Bridge uses **API keys to mint short-lived Bearer tokens**. You never send your `secret` on product calls — you exchange it once for a token, then send the token.

<Note>
  **Why the API host isn't `xbridge.co.tz`** — x-bridge is operated by **Reli Technology Limited** and runs on its banking infrastructure, so the API is served from `services.finance.reli.co.tz`. Seeing the Reli name alongside x-bridge is expected — it's the same platform, and this is the correct host for your x-bridge keys.
</Note>

## Get a token

```bash theme={null}
curl -X POST https://services.finance.reli.co.tz/api/generate-token \
  -H "Content-Type: application/json" \
  -d '{ "keyId": "00000000-0000-4000-8000-000000000000", "secret": "<your-api-secret>" }'
```

```json Response theme={null}
{
  "token": "eyJhbGciOi...",
  "expiresAt": "2026-01-01T12:00:00.000Z",
  "businessId": "11111111-2222-3333-4444-555555555555",
  "environment": "sandbox",
  "scopes": ["lms:read", "lms:write", "wms:read", "wms:write"]
}
```

Send it on every other request:

```http theme={null}
Authorization: Bearer <token>
```

## Tokens expire — handle 401 in one place

Tokens last about **1 hour**. The production-proven pattern is: on a `401`, clear the cached token, generate a fresh one, and retry the request **once**.

```ts theme={null}
let token: string | null = null;

async function call(path: string, init: RequestInit = {}, retried = false): Promise<any> {
  if (!token) token = await generateToken();
  const res = await fetch(`${BASE}${path}`, {
    ...init,
    headers: { ...init.headers, "Content-Type": "application/json", Authorization: `Bearer ${token}` },
  });
  if (res.status === 401 && !retried) {
    token = null;                 // force refresh
    return call(path, init, true); // retry once
  }
  if (!res.ok) throw new Error(`${res.status} ${await res.text()}`);
  return res.json();
}
```

Cache the token for its lifetime (use `expiresAt`); don't call `/generate-token` on every request.

## Two services, two keys

Bridge has two token-issuing services. Each has its own `keyId`/`secret` and its own base URL, but the **same Bearer model**.

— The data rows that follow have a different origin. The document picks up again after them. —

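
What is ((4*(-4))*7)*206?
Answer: -23072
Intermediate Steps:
((4*(-4))*7)*206 = -16*7*206 = -112*206 = -23072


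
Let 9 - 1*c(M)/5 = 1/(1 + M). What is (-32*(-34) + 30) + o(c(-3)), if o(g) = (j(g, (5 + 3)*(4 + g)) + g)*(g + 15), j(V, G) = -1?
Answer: 16097/4 ≈ 4024.3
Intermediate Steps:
c(M) = 45 - 5/(1 + M)
o(g) = (-1 + g)*(15 + g) (o(g) = (-1 + g)*(g + 15) = (-1 + g)*(15 + g))
(-32*(-34) + 30) + o(c(-3)) = (-32*(-34) + 30) + (-15 + (5*(8 + 9*(-3))/(1 - 3))² + 14*(5*(8 + 9*(-3))/(1 - 3))) = (1088 + 30) + (-15 + (5*(8 - 27)/(-2))² + 14*(5*(8 - 27)/(-2))) = 1118 + (-15 + (5*(-½)*(-19))² + 14*(5*(-½)*(-19))) = 1118 + (-15 + (95/2)² + 14*(95/2)) = 1118 + (-15 + 9025/4 + 665) = 1118 + 11625/4 = 16097/4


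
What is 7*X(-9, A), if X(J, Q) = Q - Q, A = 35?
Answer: 0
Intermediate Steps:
X(J, Q) = 0
7*X(-9, A) = 7*0 = 0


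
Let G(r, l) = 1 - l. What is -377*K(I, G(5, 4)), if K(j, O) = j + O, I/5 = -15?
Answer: 29406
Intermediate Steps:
I = -75 (I = 5*(-15) = -75)
K(j, O) = O + j
-377*K(I, G(5, 4)) = -377*((1 - 1*4) - 75) = -377*((1 - 4) - 75) = -377*(-3 - 75) = -377*(-78) = 29406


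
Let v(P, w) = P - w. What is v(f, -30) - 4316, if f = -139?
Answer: -4425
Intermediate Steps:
v(f, -30) - 4316 = (-139 - 1*(-30)) - 4316 = (-139 + 30) - 4316 = -109 - 4316 = -4425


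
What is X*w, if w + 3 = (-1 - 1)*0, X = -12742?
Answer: 38226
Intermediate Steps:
w = -3 (w = -3 + (-1 - 1)*0 = -3 - 2*0 = -3 + 0 = -3)
X*w = -12742*(-3) = 38226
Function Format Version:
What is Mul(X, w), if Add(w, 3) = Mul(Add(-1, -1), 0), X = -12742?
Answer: 38226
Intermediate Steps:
w = -3 (w = Add(-3, Mul(Add(-1, -1), 0)) = Add(-3, Mul(-2, 0)) = Add(-3, 0) = -3)
Mul(X, w) = Mul(-12742, -3) = 38226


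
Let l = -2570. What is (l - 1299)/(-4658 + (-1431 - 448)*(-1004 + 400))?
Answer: -3869/1130258 ≈ -0.0034231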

| Service             | What it covers           | Base URL                                  |
| ------------------- | ------------------------ | ----------------------------------------- |
| BaaS core           | KYC, Lending, Wallets    | `https://services.finance.reli.co.tz/api` |
| Collections gateway | Mobile (USSD) collection | separate gateway host + `/api`            |

Generate a token from each service with that service's key. See the [Collections recipe](/recipes/collections) for the gateway flow.

## Environments

Your key is bound to an `environment` (`sandbox` or `production`), returned in the token response. Start in `sandbox`; move to `production` after KYB and approval. See [Onboarding](/onboarding).